Nous reconnaissons qu’Affaires autochtones et du Nord Canada a besoin d’un incitatif afin de mieux aider les Premières Nations à ne pas avoir de manquements et à éliminer ceux-ci. Cependant, les Premières Nations elles-mêmes ont besoin d’un incitatif pour la même raison.

Nous recommandons donc de modifier la Recommandation 3 comme suit :

Qu’Affaires autochtones et du Nord Canada, en consultation avec les Premières Nations, prenne immédiatement des mesures afin de réviser la Politique de prévention et gestion des manquements avec l’objectif principal de transférer ces activités à des institutions autochtones, et que des réformes provisoires […] établissent un modèle de partage des coûts pour financer les interventions dans lequel Affaires autochtones et du Nord Canada partage les coûts d’intervention avec la communauté.

Pour terminer, les membres conservateurs du Comité permanent des affaires autochtones et du Nord se préoccupent du fait que les recommandations du rapport principal ne reconnaissent pas; la nécessité pressante de possibilités économiques créatrices d’emplois ; et la nécessité d’un modèle de partage des coûts des interventions. Il y a d’immenses possibilités à ces égards pour fournir des outils, et pour donner espoir, aux Premières Nations du Canada.

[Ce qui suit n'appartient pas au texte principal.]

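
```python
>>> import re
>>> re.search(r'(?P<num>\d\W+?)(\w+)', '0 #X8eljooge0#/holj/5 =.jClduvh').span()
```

The pattern matches a digit, then one or more of a non-word character (lazy) (captured as 'num'); then one or more of a word character (captured).
`re.search` tries every starting position until one works.
The match spans [0:13] → '0 #X8eljooge0'.
Captured: group 1 = '0 #', group 2 = 'X8eljooge0'.

(0, 13)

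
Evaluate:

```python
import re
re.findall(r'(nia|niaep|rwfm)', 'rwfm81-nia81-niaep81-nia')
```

['rwfm', 'nia', 'nia', 'nia']

Alternation tries branches left to right and keeps the first one that lets the overall match succeed at that position.
Matches: at [0:4] match 'rwfm', group 1 = 'rwfm'; at [7:10] match 'nia', group 1 = 'nia'; at [13:16] match 'nia', group 1 = 'nia'; at [21:24] match 'nia', group 1 = 'nia'.
`findall` collects group 1 from each match (4 total).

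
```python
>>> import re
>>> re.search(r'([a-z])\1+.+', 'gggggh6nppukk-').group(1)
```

'g'

The backreference `\1` re-matches whatever the first group consumed, character for character.
`re.search` scans for the first position where the pattern succeeds.
The match spans [0:14] → 'gggggh6nppukk-'.
Captured: group 1 = 'g'.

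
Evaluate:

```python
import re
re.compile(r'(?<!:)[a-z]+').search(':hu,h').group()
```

'u'

`(?!…)`/`(?<!…)` only lets a position through if the neighbouring text does NOT match; no characters are consumed.
`search` walks the string left to right and returns the first match it finds.
The match spans [2:3] → 'u'.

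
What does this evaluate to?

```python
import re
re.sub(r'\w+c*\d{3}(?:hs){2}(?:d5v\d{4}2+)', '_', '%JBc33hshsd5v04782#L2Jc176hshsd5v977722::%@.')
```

This matches one or more of a word character; then zero or more of a literal 'c', then exactly 3 of a digit, then the literal 'hs' repeated 2 times; then the literal 'd5v', then exactly 4 of a digit, then one or more of a literal '2' (non-capturing group).
Matches: at [19:39] → 'L2Jc176hshsd5v977722'.
Every occurrence is swapped for '_'.

'%JBc33hshsd5v04782#_::%@.'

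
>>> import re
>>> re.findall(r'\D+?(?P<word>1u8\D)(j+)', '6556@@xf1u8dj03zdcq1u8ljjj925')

This matches one or more of a non-digit (lazy); then the literal '1u8', then a non-digit (captured as 'word'); then one or more of a literal 'j' (captured).
Matches: at [4:13] match '@@xf1u8dj', groups = ('1u8d', 'j'); at [15:26] match 'zdcq1u8ljjj', groups = ('1u8l', 'jjj').
Multiple groups make `findall` return tuples — one 2-tuple for each match.

[('1u8d', 'j'), ('1u8l', 'jjj')]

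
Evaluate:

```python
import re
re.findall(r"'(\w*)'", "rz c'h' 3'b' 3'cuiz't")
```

['h', 'b', 'cuiz']

`findall` collects group 1 from each match (3 total).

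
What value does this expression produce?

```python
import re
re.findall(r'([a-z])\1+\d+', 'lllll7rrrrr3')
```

`\1` is not a pattern — it's the concrete string captured by group 1, re-applied verbatim.
Scanning left to right: at [0:6] match 'lllll7', group 1 = 'l'; at [6:12] match 'rrrrr3', group 1 = 'r'.
`findall` collects group 1 from each match (2 total).

['l', 'r']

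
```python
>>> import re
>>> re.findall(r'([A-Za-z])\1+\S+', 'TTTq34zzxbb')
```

A backreference is literal: `\1` must see the identical characters the first group matched.
Because there's exactly one group, `findall` drops the full match and keeps group 1 from the one hit.

['T']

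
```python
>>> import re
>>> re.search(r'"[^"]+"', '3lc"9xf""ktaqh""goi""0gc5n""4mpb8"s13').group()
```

'"9xf"'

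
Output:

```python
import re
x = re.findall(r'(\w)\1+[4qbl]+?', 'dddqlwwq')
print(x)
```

The backreference `\1` re-matches whatever the first group consumed, character for character.
Scanning left to right: at [0:4] match 'dddq', group 1 = 'd'; at [5:8] match 'wwq', group 1 = 'w'.
`findall` collects group 1 from each match (2 total).

['d', 'w']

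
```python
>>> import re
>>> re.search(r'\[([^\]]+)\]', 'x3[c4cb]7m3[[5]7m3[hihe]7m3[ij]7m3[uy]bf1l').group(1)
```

'c4cb'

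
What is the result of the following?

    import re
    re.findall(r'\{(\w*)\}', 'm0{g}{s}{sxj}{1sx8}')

['g', 's', 'sxj', '1sx8']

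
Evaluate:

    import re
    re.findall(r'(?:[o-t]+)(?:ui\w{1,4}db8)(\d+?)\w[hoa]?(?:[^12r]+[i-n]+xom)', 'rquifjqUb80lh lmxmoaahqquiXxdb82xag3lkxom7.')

['2']

The pattern matches one or more of a character in [o-t] (non-capturing group); then the literal 'ui', then 1 to 4 of a word character, then the literal 'db8' (non-capturing group); then one or more of a digit (lazy) (captured); then a word character, then optionally one of [hoa]; then one or more of any character except [12r], then one or more of a character in [i-n], then the literal 'xom' (non-capturing group).
Matches: at [22:41] match 'qquiXxdb82xag3lkxom', group 1 = '2'.
Because there's exactly one group, `findall` drops the full match and keeps group 1 from the one hit.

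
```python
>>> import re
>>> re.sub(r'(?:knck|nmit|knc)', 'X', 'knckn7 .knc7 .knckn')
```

Alternation isn't longest-match — the leftmost alternative that fits at this position is chosen.
Each match is replaced by 'X'.

'Xn7 .X7 .Xn'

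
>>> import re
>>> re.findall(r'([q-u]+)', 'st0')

The pattern matches one or more of a character in [q-u] (captured).
Scanning left to right: at [0:2] match 'st', group 1 = 'st'.
One capturing group, so `findall` returns just the captured substring from the one match — 1 in all.

['st']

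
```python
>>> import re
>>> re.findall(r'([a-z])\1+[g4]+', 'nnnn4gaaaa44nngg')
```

['n', 'a', 'n']

`\1` is not a pattern — it's the concrete string captured by group 1, re-applied verbatim.
Scanning left to right: at [0:6] match 'nnnn4g', group 1 = 'n'; at [6:12] match 'aaaa44', group 1 = 'a'; at [12:16] match 'nngg', group 1 = 'n'.
`findall` collects group 1 from each match (3 total).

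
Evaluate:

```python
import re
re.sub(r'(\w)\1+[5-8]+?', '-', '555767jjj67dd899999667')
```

'-67-7--67'

A backreference is literal: `\1` must see the identical characters the first group matched.
Each match is replaced by '-'.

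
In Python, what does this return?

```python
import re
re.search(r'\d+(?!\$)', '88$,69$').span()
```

The negative lookahead/lookbehind blocks any match where the forbidden context is present.
`search` walks the string left to right and returns the first match it finds.
The match spans [0:1] → '8'.

(0, 1)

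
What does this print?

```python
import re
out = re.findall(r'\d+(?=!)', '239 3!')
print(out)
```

['3']

The lookaround is zero-width — it requires the adjacent text to match without consuming it, so the asserted text isn't part of the match.
No capturing groups, so `findall` returns the 1 full match string.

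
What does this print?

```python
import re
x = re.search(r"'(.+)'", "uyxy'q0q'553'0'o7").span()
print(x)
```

(4, 15)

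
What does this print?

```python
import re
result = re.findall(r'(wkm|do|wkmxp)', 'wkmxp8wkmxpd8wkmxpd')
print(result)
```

['wkm', 'wkm', 'wkm']

Alternation isn't longest-match — the leftmost alternative that fits at this position is chosen.
Walking the string: at [0:3] match 'wkm', group 1 = 'wkm'; at [6:9] match 'wkm', group 1 = 'wkm'; at [13:16] match 'wkm', group 1 = 'wkm'.
One capturing group, so `findall` returns just the captured substring from each match — 3 in all.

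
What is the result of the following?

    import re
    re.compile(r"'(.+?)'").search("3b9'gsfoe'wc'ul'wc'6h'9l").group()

"'gsfoe'"

The match spans [3:10] → "'gsfoe'".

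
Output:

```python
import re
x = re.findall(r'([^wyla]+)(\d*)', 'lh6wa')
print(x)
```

The pattern matches one or more of any character except [wyla] (captured); then zero or more of a digit (captured).
With 2 capturing groups, `findall` returns a 2-tuple per match.

[('h6', '')]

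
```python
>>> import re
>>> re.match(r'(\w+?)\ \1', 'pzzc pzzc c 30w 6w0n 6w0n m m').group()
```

`\1` is not a pattern — it's the concrete string captured by group 1, re-applied verbatim.
With `match`, the pattern is implicitly anchored at the beginning.
The match spans [0:9] → 'pzzc pzzc'.
Captured: group 1 = 'pzzc'.

'pzzc pzzc'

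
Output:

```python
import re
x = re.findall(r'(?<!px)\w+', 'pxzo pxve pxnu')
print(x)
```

['pxzo', 'pxve', 'pxnu']

`(?!…)`/`(?<!…)` only lets a position through if the neighbouring text does NOT match; no characters are consumed.
Matches: at [0:4] → 'pxzo'; at [5:9] → 'pxve'; at [10:14] → 'pxnu'.
Since nothing is captured, `findall` lists the 3 matched substrings directly.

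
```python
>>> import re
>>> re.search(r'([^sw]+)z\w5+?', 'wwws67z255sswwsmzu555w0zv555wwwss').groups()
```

('67',)

The pattern matches one or more of any character except [sw] (captured); then a literal 'z', then a word character, then one or more of a literal '5' (lazy).
A `+?`/`*?`/`{m,n}?` starts at its minimum and grows only as far as needed for what follows to match.
Unlike `match`, `search` isn't anchored — it looks for the pattern anywhere in the string.
The match spans [4:9] → '67z25'.
Captured: group 1 = '67'.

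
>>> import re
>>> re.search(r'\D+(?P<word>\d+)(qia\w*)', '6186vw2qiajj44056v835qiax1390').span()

The pattern matches one or more of a non-digit; then one or more of a digit (captured as 'word'); then the literal 'qia', then zero or more of a word character (captured).
`re.search` tries every starting position until one works.
The match spans [4:29] → 'vw2qiajj44056v835qiax1390'.
Captured: group 1 = '2', group 2 = 'qiajj44056v835qiax1390'.

(4, 29)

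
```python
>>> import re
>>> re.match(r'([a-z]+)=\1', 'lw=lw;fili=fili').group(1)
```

'lw'

After group 1 captures some text, `\1` only succeeds where that same text appears again.
`re.match` only tries the pattern at the start of the string.
The match spans [0:5] → 'lw=lw'.
Captured: group 1 = 'lw'.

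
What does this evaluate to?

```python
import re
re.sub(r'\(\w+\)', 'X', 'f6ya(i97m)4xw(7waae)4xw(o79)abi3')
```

'f6yaX4xwX4xwXabi3'

Each match is replaced by 'X'.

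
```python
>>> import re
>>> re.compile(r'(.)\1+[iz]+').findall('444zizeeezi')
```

The backreference `\1` re-matches whatever the first group consumed, character for character.
Matches: at [0:6] match '444ziz', group 1 = '4'; at [6:11] match 'eeezi', group 1 = 'e'.
Because there's exactly one group, `findall` drops the full match and keeps group 1 from each hit.

['4', 'e']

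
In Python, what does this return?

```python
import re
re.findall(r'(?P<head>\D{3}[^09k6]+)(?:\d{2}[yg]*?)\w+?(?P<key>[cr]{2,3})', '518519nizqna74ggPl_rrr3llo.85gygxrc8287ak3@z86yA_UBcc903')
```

[('nizqna74ggPl_rrr3llo.', 'rc')]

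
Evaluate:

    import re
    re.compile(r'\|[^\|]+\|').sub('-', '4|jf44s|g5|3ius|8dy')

'4-g5-8dy'

Matches: at [1:8] → '|jf44s|'; at [10:16] → '|3ius|'.
Every occurrence is swapped for '-'.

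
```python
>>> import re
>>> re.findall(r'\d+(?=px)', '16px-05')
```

['16']

Because the assertion is zero-width, the text it checks is not consumed and won't appear in the result.
Since nothing is captured, `findall` lists the 1 matched substring directly.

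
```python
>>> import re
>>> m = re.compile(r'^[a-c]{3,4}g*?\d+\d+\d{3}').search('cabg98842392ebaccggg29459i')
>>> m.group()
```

This matches anchored at the start of the string; then 3 to 4 of a character in [a-c], then zero or more of the literal 'g' (lazy), then one or more of a digit; then one or more of a digit, then exactly 3 of a digit.
`search` walks the string left to right and returns the first match it finds.
The match spans [0:12] → 'cabg98842392'.

'cabg98842392'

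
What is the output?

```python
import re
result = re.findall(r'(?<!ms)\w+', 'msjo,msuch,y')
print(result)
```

['msjo', 'msuch', 'y']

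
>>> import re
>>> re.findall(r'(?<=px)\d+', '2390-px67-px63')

The `(?=…)`/`(?<=…)` assertion just peeks at neighbouring text; it doesn't advance the match position.
Scanning left to right: at [7:9] → '67'; at [12:14] → '63'.
No capturing groups, so `findall` returns the 2 full match strings.

['67', '63']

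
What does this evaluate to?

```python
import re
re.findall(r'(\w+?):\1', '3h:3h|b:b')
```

['3h', 'b']

A backreference is literal: `\1` must see the identical characters the first group matched.
With a single group, `findall` returns only what that group captured — 2 items.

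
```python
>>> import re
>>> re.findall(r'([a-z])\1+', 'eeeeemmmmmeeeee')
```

The backreference `\1` re-matches whatever the first group consumed, character for character.
`findall` collects group 1 from each match (3 total).

['e', 'm', 'e']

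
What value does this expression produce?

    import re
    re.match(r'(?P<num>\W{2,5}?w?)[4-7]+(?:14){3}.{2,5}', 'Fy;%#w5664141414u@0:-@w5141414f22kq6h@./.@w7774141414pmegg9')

None

`re.match` only tries the pattern at the start of the string.
Here the string doesn't start with a match, so the call returns None.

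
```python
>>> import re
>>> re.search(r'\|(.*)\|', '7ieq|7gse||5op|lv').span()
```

(4, 15)

`re.search` scans for the first position where the pattern succeeds.
The match spans [4:15] → '|7gse||5op|'.
Captured: group 1 = '7gse||5op'.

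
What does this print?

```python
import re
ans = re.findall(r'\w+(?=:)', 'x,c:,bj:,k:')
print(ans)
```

['c', 'bj', 'k']

Because the assertion is zero-width, the text it checks is not consumed and won't appear in the result.
Scanning left to right: at [2:3] → 'c'; at [5:7] → 'bj'; at [9:10] → 'k'.
With no groups in the pattern, `findall` gives back each whole match — 3 here.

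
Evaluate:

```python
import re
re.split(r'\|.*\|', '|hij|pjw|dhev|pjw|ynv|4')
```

Matches to split on: at [0:22] → '|hij|pjw|dhev|pjw|ynv|'.
The string is cut at each match, leaving 2 pieces.

['', '4']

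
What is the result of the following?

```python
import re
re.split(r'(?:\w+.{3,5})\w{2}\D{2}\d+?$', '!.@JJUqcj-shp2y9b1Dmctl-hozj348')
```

['!.@JJUqcj-', '']

Each match becomes a cut point; 2 segments remain.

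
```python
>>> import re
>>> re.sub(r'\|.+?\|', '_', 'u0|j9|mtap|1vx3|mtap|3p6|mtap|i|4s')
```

Lazy quantifiers expand one character at a time until the remainder of the pattern can match.
Each match is replaced by '_'.

'u0_mtap_mtap_mtap_4s'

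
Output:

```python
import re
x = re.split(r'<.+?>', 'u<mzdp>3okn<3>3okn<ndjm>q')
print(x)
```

['u', '3okn', '3okn', 'q']

Lazy quantifiers expand one character at a time until the remainder of the pattern can match.
Matches to split on: at [1:7] → '<mzdp>'; at [11:14] → '<3>'; at [18:24] → '<ndjm>'.
`split` removes every match and returns the 4 fragments in between.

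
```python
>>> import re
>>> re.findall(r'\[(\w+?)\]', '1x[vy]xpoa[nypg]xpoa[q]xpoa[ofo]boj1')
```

['vy', 'nypg', 'q', 'ofo']

Because there's exactly one group, `findall` drops the full match and keeps group 1 from each hit.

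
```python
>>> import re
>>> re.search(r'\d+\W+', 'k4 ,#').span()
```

This matches one or more of a digit; then one or more of a non-word character.
`re.search` tries every starting position until one works.
The match spans [1:5] → '4 ,#'.

(1, 5)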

Liste des recommandations :

  1. Que le gouvernement du Canada, en collaboration avec les Premières Nations, des organisations autochtones et des entreprises privées, développe les outils requis pour offrir des possibilités économiques aux communautés des Premières Nations, et pour les Premières Nations des centres urbains partout au Canada.
  2. Qu’Affaires autochtones et Nord Canada applique les mesures de conformité de la Loi sur la transparence financière des Premières Nations jusqu’à ce qu’un système plus robuste, conçu avec les Premières Nations, soit mis en place pour assurer que les chefs et les conseils des Premières Nations sont financièrement responsables et transparents devant leurs communautés.
  3. Qu’Affaires autochtones et du Nord Canada, en consultation avec les Premières Nations, prenne immédiatement des mesures afin de réviser la Politique de prévention et gestion des manquements avec l’objectif principal de transférer ces activités à des institutions autochtones, et que des réformes provisoires…
    • assurent des possibilités précoces d’intervention et de renforcement des capacités comme première étape de la prévention et de la gestion des manquements ;
    • révisent les critères de déclenchement d’une gestion des manquements afin que l’intervention ne se produise qu’en dernier ressort pour assurer l’appui de la gestion financière ;
    • garantissent que les plans de recouvrement de dette soient établis conjointement par la Première Nation et le cogestionnaire ou le séquestre-administrateur ;
    • améliorent le suivi et l’évaluation des séquestres-administrateurs et les cogestionnaires ;
    • établissent pour les séquestres-administrateurs et les cogestionnaires des échéances fermes et des normes de services exécutoires assorties de pénalités pour ceux qui ne remplissent pas leurs obligations ;
    • renforcent les exigences en matière de qualifications pour les séquestres-administrateurs ; et
    • établissent un modèle de partage des coûts pour financer les interventions dans lequel Affaires autochtones et du Nord Canada partage les coûts d’intervention avec la communauté.